Beyond these on-the-ground, project-related efforts, many power companies invest resources in the Electric Power Research Institute (EPRI), an independent, nonprofit organization that conducts public interest energy and environmental research. EPRI is funded primarily by its members, which represent approximately 90% of the electric utility revenue generated in the U.S. By funding EPRI, the power sector contributes to developing groundbreaking avian protection measures. For example, EPRI-funded research led to the development and use of an ultraviolet light system that significantly reduced nighttime transmission line collisions by sandhill cranes at the Rowe Sanctuary in Buffalo County, Nebraska.
In addition to funding EPRI, power companies routinely partner with nonprofit and governmental organizations to protect birds. Sometimes these partnerships take the form of research or monitoring programs. Consider how PNM Resources engaged Hawks Aloft Inc., a local avian conservation organization, to identify avian concentrations for targeted retrofits of more than 400 transmission line structures with strategically placed perch diverters. In other instances, companies use their resources to support avian conservation organizations. In another example, LG&E and KU Energy LLC work closely with the Kentucky Division of Fish and Wildlife Resources to support their peregrine falcon wildlife diversity program. These beneficial partnerships continue.

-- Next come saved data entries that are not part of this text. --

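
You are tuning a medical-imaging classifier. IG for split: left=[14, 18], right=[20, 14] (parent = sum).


Parent = [34, 32], H_parent = 0.9993
H_left = 0.9887 (n=32), H_right = 0.9774 (n=34)
H_children = (32/66)·0.9887 + (34/66)·0.9774 = 0.9829
IG = 0.9993 - 0.9829 = 0.0164

0.0164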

In sum, although facing no present risk of liability under the MBTA, power companies are continuing to implement their APPs, investing hundreds of millions of dollars to build avian-friendly power lines, helping to develop and adopting innovative avian-protections measures, funding groundbreaking conservation research, and partnering with local environmental and governmental organizations. These facts undermine the assertion that, without the threat of criminal and civil liability under the MBTA for incidental take, power companies will not minimize and mitigate the incidental take of birds. To be sure, power companies seek to accomplish their business mission as efficiently as possible. But what many policymakers, regulators, and others have been missing is that conservation efforts, including avian protection, have become business as usual for power companies.
—Chris Carr is a partner in the San Francisco, California, office of Baker Botts; Jared R. Wigginton is an environmental and natural resources attorney in Baker Botts’ Washington, D.C., office; and Scott Novak is a summer associate with Baker Botts.